The gym skills demonstrate how to wrap a Reinforcement Learning agent in a skill.
The example decouples the RL agent from the gym.Env
allowing them to run in separate execution environments, potentially owned by different entities.
Follow the Preliminaries and Installation sections from the AEA quick start.
First, fetch the gym AEA:
aea fetch open_aea/gym_aea:0.1.0:bafybeifuecshz62hjludvf3d3xgsk3x73dy5p5esptqjifz7na472ajhoe --remote
cd gym_aea
aea install
Alternatively, create from scratch.
In the root directory, create the gym AEA and enter the project.
aea create my_gym_aea
cd my_gym_aea
aea add skill fetchai/gym:0.20.0:bafybeidx5jg5353gqk544h4u4vivos5upwc5sfy4xjmvf6ppzinzbmpfxe --remote
aea config set agent.default_connection fetchai/gym:0.19.0
### Install the skill dependencies
To install the gym
package, a dependency of the gym skill, from PyPI run
aea install
mkdir gyms
cp -a ../examples/gym_ex/gyms/. gyms/
aea config set vendor.fetchai.connections.gym.config.env 'gyms.env.BanditNArmedRandom'
aea generate-key ethereum
aea add-key ethereum
aea run
You will see the gym training logs.
When you're done, you can go up a level and delete the AEA.
cd ..
aea delete my_gym_aea
This diagram shows the communication between the AEA and the gym environment
activate AEA
activate Environment
AEA->>Environment: reset
loop learn
AEA->>Environment: act
Environment->>AEA: percept
end
AEA->>Environment: close
deactivate AEA
deactivate Environment
The skill consists of two core components: GymHandler
and GymTask
.
In the setup
method of the GymHandler
the GymTask
is initialized, as well as its setup
and execute
methods called. The handler, which is registered against the GymMessage.protocol_id
then filters for messages of that protocol with the performative GymMessage.Performative.PERCEPT
. These messages are passed to the proxy_env_queue
of the task.
The GymTask
is responsible for training the RL agent. In particular, MyRLAgent
is initialized and trained against ProxyEnv
. The ProxyEnv
instantiates a gym.Env
class and therefore implements its API. This means the proxy environment is compatible with any gym
compatible RL agent. However, unlike other environments it only acts as a proxy and does not implement an environment of its own. It allows for the decoupling of the process environment of the gym.env
from the process environment of the RL agent. The actual gym.env
against which the agent is trained is wrapped by the gym
connection. The proxy environment and gym connection communicate via a protocol, the gym
protocol. Note, it would trivially be possible to implement the gym
environment in another AEA; this way one AEA could provide gym
environments as a service. Naturally, the overhead created by the introduction of the extra layers causes a higher latency when training the RL agent.

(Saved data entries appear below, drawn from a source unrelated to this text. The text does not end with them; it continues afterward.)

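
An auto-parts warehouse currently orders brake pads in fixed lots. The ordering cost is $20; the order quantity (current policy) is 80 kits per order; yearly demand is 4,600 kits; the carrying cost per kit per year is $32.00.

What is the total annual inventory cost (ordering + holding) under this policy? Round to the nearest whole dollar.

Orders/yr = 4,600/80 = 57.500; ordering cost = 57.500 × $20 = $1,150.00
Average inventory = 80/2 = 40; holding cost = 40 × $32 = $1,280.00
Total = $1,150.00 + $1,280.00 = $2,430.00

$2,430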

In this particular skill, which chiefly serves for demonstration purposes, we implement a very basic RL agent. The agent trains a model of price of n
goods: it aims to discover the most likely price of each good. To this end, the agent randomly selects one of the n
goods on each training step and then chooses as an action
the price which it deems is most likely accepted. Each good is represented by an id and the possible price range [1,100]
divided into 100 integer bins. For each price bin, a PriceBandit
is created which models the likelihood of this price. In particular, a price bandit maintains a beta distribution. The beta distribution is initialized to the uniform distribution. Each time the price associated with a given PriceBandit
is accepted or rejected the distribution maintained by the PriceBandit
is updated. For each good, the agent can therefore over time learn which price is most likely.
The illustration shows how the RL agent only interacts with the proxy environment by sending it action (A)
and receiving observation (O)
, reward (R)
, done (D)
and info (I)
.